Europeans. Eurovision. Football. All Greek to me, to be honest. The extent of my knowledge of Eurovision is Conchita Wurst, as well as the weirdness that is Israel participating when the country is not even in Europe, geographically at least. And then you have the issue of politics. If the film is even remotely accurate, though, it does paint the contest as an event that is both weird and fun, like some sort of strange rave party fueled by nationalist undertones. In this case, I side with the Americans: “Eurovision. Is that, like, The Voice?” LOL.

It’s hard to explain. Perhaps it’s the songs, or the corny combo of chasing your dreams and paying homage to your heritage? Go to the comments section of Húsavík’s official music video on YouTube and be prepared to read a lot of comments saying they are proud to be from Iceland even if they are not from there. For a comedy bordering on slapstick, this movie does a great job with its soundtrack, with many of the songs straddling the realms of ridiculous and awe-inspiring. We only want to hear Jaja Ding Dong!

Oh well, the track listing. The soundtrack is now on loop on my Spotify account. Yes, even Jaja Ding Dong. Jesus Christ, what the fuck is wrong with me. Double Trouble is so damn catchy. Lion of Love is a hilarious anthem for closeted gays. Heck, even Volcano Man is memorable. But the best song award, without a doubt, goes to Húsavík. With a rhythm suspiciously similar to The Greatest Showman’s Never Enough, the song just gives you goosebumps, accentuated by Icelandic parts of the lyrics and that closing glory note that just sends chills down the spine. Kudos to My Marianne for providing Sigrit’s singing voice.

As Regina George would say, she is not retarded, she knows what lip syncing is. It is McAdams' job as an actress to make us believe that her character is doing whatever it is that they make her appear to be doing. In this regard, she totally commits, and maybe those who are not familiar with her might even believe that she is actually the voice behind Sigrit’s songs. The character can be annoyingly naïve but she is defo the heart of this story, and McAdams makes sure that you are well aware of that.

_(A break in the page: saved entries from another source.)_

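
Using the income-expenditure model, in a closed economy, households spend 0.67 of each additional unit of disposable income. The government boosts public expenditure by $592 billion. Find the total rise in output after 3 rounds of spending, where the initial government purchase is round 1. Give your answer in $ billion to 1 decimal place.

Round 1 adds ΔG = $592 billion; each later round is MPC = 0.67 times the previous.
After 3 rounds: 592 + 396.64 + 265.7488 = ΔG·(1 − c^3)/(1 − c) = 592 × (1 − 0.300763)/0.33 ≈ $1,254.4 billion.

$1,254.4 billion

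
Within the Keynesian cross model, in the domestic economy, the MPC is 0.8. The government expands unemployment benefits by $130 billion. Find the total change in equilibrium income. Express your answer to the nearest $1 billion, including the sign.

+$520 billion

The transfer change shifts disposable income by +$130 billion, so first-round consumption changes by c·ΔTR = 0.8 × (+$130 billion) = +$104 billion.
Expenditure multiplier = 1/(1 − MPC) = 1/(1 − 0.8) = 1/0.2 = 5.
The transfer multiplier is c × k = 4, so ΔY = k × (c·ΔTR) = (+$104 billion) / 0.2 = +$520 billion.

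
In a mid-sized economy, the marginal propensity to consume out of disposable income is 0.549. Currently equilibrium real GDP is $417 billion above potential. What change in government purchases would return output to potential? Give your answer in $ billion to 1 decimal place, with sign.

−$188.1 billion

Spending multiplier = 1/(1 − MPC) = 1/(1 − 0.549) = 1/0.451 ≈ 2.217.
Need ΔY = −$417 billion, so ΔG = ΔY/k = (−$417 billion) × 0.451 ≈ −$188.1 billion.
The government should cut government purchases by $188.1 billion.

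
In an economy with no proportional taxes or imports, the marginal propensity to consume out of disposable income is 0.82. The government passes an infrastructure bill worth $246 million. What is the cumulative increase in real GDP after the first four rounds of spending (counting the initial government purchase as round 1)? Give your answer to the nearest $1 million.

$749 million

Round 1 adds ΔG = $246 million; each later round is MPC = 0.82 times the previous.
After 4 rounds: 246 + 201.72 + 165.4104 + 135.636528 = ΔG·(1 − c^4)/(1 − c) = 246 × (1 − 0.45212176)/0.18 ≈ $749 million.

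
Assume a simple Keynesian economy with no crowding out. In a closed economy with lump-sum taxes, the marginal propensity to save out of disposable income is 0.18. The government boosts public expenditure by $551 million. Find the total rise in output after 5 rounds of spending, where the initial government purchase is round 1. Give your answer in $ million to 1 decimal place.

MPC = 1 − MPS = 1 − 0.18 = 0.82.
Round 1 adds ΔG = $551 million; each later round is MPC = 0.82 times the previous.
After 5 rounds: 551 + 451.82 + 370.4924 + 303.803768 + 249.11908976 = ΔG·(1 − c^5)/(1 − c) = 551 × (1 − 0.3707398432)/0.18 ≈ $1,926.2 million.

$1,926.2 million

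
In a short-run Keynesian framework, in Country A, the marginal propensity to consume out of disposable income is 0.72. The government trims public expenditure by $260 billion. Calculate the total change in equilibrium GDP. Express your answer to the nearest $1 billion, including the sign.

Expenditure multiplier = 1/(1 − MPC) = 1/(1 − 0.72) = 1/0.28 ≈ 3.571.
ΔY = k × ΔG = (−$260 billion) / 0.28 ≈ −$929 billion.

−$929 billion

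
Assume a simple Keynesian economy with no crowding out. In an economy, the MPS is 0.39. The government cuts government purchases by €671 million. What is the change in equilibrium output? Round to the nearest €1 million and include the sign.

MPC = 1 − MPS = 1 − 0.39 = 0.61.
Government-spending multiplier = 1/(1 − MPC) = 1/(1 − 0.61) = 1/0.39 ≈ 2.564.
ΔY = k × ΔG = (−€671 million) / 0.39 ≈ −€1,721 million.

−€1,721 million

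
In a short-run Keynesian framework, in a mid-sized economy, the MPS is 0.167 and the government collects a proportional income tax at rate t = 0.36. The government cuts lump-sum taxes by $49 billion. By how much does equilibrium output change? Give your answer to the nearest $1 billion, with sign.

MPC = 1 − MPS = 1 − 0.167 = 0.833.
A lump-sum tax change of −$49 billion shifts disposable income by +$49 billion; first-round consumption changes by −c × ΔT = −0.833 × (−$49 billion) = +$40.817 billion.
Expenditure multiplier = 1/(1 − c(1−t)) = 1/(1 − 0.833×0.64) = 1/0.46688 ≈ 2.142.
The tax multiplier is −c × k ≈ −1.784, so ΔY = k × (−c·ΔT) = (+$40.817 billion) / 0.46688 ≈ +$87 billion.

+$87 billion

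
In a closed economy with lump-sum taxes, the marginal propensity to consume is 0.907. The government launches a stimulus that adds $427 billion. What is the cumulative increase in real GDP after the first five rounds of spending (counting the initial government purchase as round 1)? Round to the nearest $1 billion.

$1,773 billion

Round 1 adds ΔG = $427 billion; each later round is MPC = 0.907 times the previous.
After 5 rounds: 427 + 387.289 + 351.271123 + 318.602908561 + 288.972838064827 = ΔG·(1 − c^5)/(1 − c) = 427 × (1 − 0.613813499121307)/0.093 ≈ $1,773 billion.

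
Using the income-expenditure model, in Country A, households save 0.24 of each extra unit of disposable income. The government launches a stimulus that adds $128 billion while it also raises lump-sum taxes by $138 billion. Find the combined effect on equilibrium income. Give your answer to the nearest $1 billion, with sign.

MPC = 1 − MPS = 1 − 0.24 = 0.76.
Expenditure multiplier = 1/(1 − MPC) = 1/(1 − 0.76) = 1/0.24 ≈ 4.167.
ΔG contributes k·ΔG = (+$128 billion) / 0.24 ≈ +$533.3 billion.
ΔT of +$138 billion changes first-round spending by −c·ΔT = −$104.88 billion, contributing k·(−c·ΔT) = (−$104.88 billion) / 0.24 = −$437 billion.
Net ΔY = k(ΔG − c·ΔT) = (+$23.12 billion) / 0.24 ≈ +$96 billion.

+$96 billion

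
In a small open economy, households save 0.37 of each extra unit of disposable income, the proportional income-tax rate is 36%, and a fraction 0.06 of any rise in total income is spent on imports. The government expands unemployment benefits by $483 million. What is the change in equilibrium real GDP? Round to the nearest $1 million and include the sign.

MPC = 1 − MPS = 1 − 0.37 = 0.63.
The transfer change shifts disposable income by +$483 million, so first-round consumption changes by c·ΔTR = 0.63 × (+$483 million) = +$304.29 million.
Expenditure multiplier = 1/(1 − c(1−t) + m) = 1/(1 − 0.63×0.64 + 0.06) = 1/0.6568 ≈ 1.523.
The transfer multiplier is c × k ≈ 0.959, so ΔY = k × (c·ΔTR) = (+$304.29 million) / 0.6568 ≈ +$463 million.

+$463 million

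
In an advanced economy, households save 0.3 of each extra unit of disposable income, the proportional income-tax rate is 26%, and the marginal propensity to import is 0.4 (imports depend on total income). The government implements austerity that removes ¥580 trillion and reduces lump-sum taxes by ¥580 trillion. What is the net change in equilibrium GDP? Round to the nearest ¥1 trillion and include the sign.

MPC = 1 − MPS = 1 − 0.3 = 0.7.
Expenditure multiplier = 1/(1 − c(1−t) + m) = 1/(1 − 0.7×0.74 + 0.4) = 1/0.882 ≈ 1.134.
ΔG contributes k·ΔG = (−¥580 trillion) / 0.882 ≈ −¥657.6 trillion.
ΔT of −¥580 trillion changes first-round spending by −c·ΔT = +¥406 trillion, contributing k·(−c·ΔT) = (+¥406 trillion) / 0.882 ≈ +¥460.3 trillion.
Net ΔY = k(ΔG − c·ΔT) = (−¥174 trillion) / 0.882 ≈ −¥197 trillion.

−¥197 trillion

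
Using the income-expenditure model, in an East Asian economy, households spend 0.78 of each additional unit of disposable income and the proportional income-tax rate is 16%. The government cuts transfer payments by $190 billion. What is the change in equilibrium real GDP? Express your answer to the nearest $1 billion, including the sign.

−$430 billion

The transfer change shifts disposable income by −$190 billion, so first-round consumption changes by c·ΔTR = 0.78 × (−$190 billion) = −$148.2 billion.
Expenditure multiplier = 1/(1 − c(1−t)) = 1/(1 − 0.78×0.84) = 1/0.3448 ≈ 2.9.
The transfer multiplier is c × k ≈ 2.262, so ΔY = k × (c·ΔTR) = (−$148.2 billion) / 0.3448 ≈ −$430 billion.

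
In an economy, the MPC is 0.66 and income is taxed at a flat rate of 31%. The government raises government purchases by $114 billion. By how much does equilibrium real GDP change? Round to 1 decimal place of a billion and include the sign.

+$209.3 billion

Government-spending multiplier = 1/(1 − c(1−t)) = 1/(1 − 0.66×0.69) = 1/0.5446 ≈ 1.836.
ΔY = k × ΔG = (+$114 billion) / 0.5446 ≈ +$209.3 billion.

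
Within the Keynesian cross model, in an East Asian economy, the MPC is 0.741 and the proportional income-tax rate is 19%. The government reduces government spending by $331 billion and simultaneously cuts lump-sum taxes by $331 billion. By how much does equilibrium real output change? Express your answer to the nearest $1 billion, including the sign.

−$214 billion

Expenditure multiplier = 1/(1 − c(1−t)) = 1/(1 − 0.741×0.81) = 1/0.39979 ≈ 2.501.
ΔG contributes k·ΔG = (−$331 billion) / 0.39979 ≈ −$827.9 billion.
ΔT of −$331 billion changes first-round spending by −c·ΔT = +$245.271 billion, contributing k·(−c·ΔT) = (+$245.271 billion) / 0.39979 ≈ +$613.5 billion.
Net ΔY = k(ΔG − c·ΔT) = (−$85.729 billion) / 0.39979 ≈ −$214 billion.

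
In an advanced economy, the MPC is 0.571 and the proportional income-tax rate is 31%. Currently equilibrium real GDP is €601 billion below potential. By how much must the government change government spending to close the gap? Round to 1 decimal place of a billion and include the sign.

Spending multiplier = 1/(1 − c(1−t)) = 1/(1 − 0.571×0.69) = 1/0.60601 ≈ 1.65.
Need ΔY = +€601 billion, so ΔG = ΔY/k = (+€601 billion) × 0.60601 ≈ +€364.2 billion.
The government should increase government spending by €364.2 billion.

+€364.2 billion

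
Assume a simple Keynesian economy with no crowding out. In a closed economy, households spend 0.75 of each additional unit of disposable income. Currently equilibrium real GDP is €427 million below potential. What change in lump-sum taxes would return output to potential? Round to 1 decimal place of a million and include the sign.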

Would it be wrong for me to admit that I really enjoyed this movie? Like, SO MUCH? I am not a big fan of Ferrell and it seems to me that this project is yet just another attempt to come up with another one of his absurdist hit-or-miss comedies, and then they somehow ended up with the same old shit that is fun but doesn’t make much sense, yet for some reason heartwarming just the same. Feel-good. Maybe that is the operative word. There are so many laugh-out-loud moments that hark back to that time when slapstick comedies like Austin Powers could crack you up really bad, a guilty pleasure just for the laughs, but with a heart.